The Valve series is a group of three major abstract steel sculptures, created while studying Sculpture at the National Art School. They function as metaphorical self portraits, using the motif of the valve and the pipe to represent various aspects of my life. Absent that explaination, they are intended to be beautiful objects in a formalist sense.
About: That. is a work created for the 2012 University of Western Sydney Sculpture Award & Exhibition, in which it was a finalist. It is constructed of 25mm plate steel, corroded steel pipe, and a large valve. Its dimensions are: 1.6m, 3.4m, 0.8m (h,w,d). The work has an aspect of time, in that the pipe is designed to corrode if left outdoors. Thinking about this work in a decadal timeframe, my intention was that this pipe would corrode, disintegrate, and then be replaced by another raw steel pipe, which would continue the process. The ultimate imagined version of this work’s existence would be for it to be centred in a circle of white gravel, with broken rusting fragments of previous generations of pipe below the current one, staining the gravel red at each end.
Experience: Viewing this work is highly dependent on moving around the piece.
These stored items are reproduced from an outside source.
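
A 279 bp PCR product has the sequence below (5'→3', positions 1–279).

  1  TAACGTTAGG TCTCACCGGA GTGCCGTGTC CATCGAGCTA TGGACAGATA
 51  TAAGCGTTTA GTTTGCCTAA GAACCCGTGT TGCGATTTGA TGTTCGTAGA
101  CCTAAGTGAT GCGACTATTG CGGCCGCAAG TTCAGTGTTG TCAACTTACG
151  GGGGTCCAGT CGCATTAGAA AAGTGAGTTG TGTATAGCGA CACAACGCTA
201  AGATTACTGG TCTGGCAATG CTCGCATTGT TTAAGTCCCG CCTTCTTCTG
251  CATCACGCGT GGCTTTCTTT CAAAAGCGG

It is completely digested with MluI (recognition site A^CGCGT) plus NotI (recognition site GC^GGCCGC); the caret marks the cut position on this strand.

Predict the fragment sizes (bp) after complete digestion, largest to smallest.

134, 121, 24 bp

The MluI site (ACGCGT) starts at position 255.
MluI cuts after the first base of each site, so after position 255.
The NotI site (GCGGCCGC) starts at position 120.
NotI cuts after base 2 of each site, so after position 121.
Combined cut positions: 121, 255.
Linear molecule, 2 cuts → 3 fragments:
  1–121 → 121 bp
  122–255 → 134 bp
  256–279 → 24 bp
Sorted largest to smallest: 134, 121, 24 bp.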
The pyramid base has a lightness and insubstantiality when viewed from the side, at which point the mass of the pipe dominates your perception of the work. As you move around to view it from either end, the negative space through the centre of the base shrinks before vanishing, and that feeling of mass shifts dramatically downwards. It’s an highly visceral experience that leaves you feeling like you might have heard the sort of sounds that occur whenever large objects move.
Longevity: The mild plate steel from which this is constructed should survive the elements for a considerable period of time. The black paint is a rust-proofing agent, and with reasonable maintenance, that aspect of the work should survive for as long as it is maintained. The valve is also coated with the same rust-proofing paint, and again, with reasonable maintenance could be expected to last more or less indefinitely. The pipe is in an advanced state of corrosion, and is quite fragile. If left outdoors, it will continue to corrode, though the lifespan would be dependent on local conditions. An option for truly long term survivability, would be to have the base and valve hot-dip galvanised, then repainted. The pipe could also be preserved with resin or wax treatments, although that would alter the appearance of the rust finish. Indoors, the work should survive as-is indefinitely.
About: This? was the first work created in the Valve project. It is constructed from 50mm diameter mild steel pipe, and a two inch gate valve. Its dimensions are (very) roughly 1.5m, 1.1m, 1.4m (h,w,d). The work is primarily gestural in nature, capturing a flow of silvery liquid interrogating and investigating that which constricts it.
Experience: Walking around this work reveals an ever-changing series of shapes – both the work itself, and the negative space it creates. Distance also plays a crucial role, sharing an interpersonal space with the work creates a very different sense of scale and proportion to viewing at a distance.
Longevity: The valve is raw, and will corrode if left in the elements, but it’s also very thick cast iron, so it has a long potential lifetime. It could be treated with wax or oil to extend its longevity indefinitely with maintenance, though that may darken the rust texture. The silver pipe has been professionally rustproofed with an industrial epoxy process, and is painted with automotive paint. Barring any significant damage to that paint and rustproofing coating, it should last indefinitely outdoors. Indoors, of course, it would likely have greater longevity than the building in which it’s kept.
About: There. was one of those happy occasions in sculpture, when simply playing with arrangements of objects creates something successful. It is made of raw salvaged mild steel, which has various marks from its previous life, curved mild steel pipe, and a three inch gauge gate valve. Its dimensions are approximately 1.7m, 1.2m, 1.3m (h,w,d). Its composition is geometric, with emphasis on right angles at the base transitioning through a big curve and terminating in multiple circles.
Experience: Stood up on its end, the curved pipe has the anthropomorphised aspect of a person bowing. It’s possible that the work could be considered contemplative, or solemn. The obvious bulk and weight of the valve on the end creates a moment of visual humour as it appears to be bending the steel pipe under its weight.
Longevity: There. is made out of raw mild steel, and will corrode if left out in the elements. There are options to improve its outdoor survivability, wax or oil treatments, however they will darken the bright rust patina to an almost black colour. Kept indoors, this work will have an almost indefinite lifespan.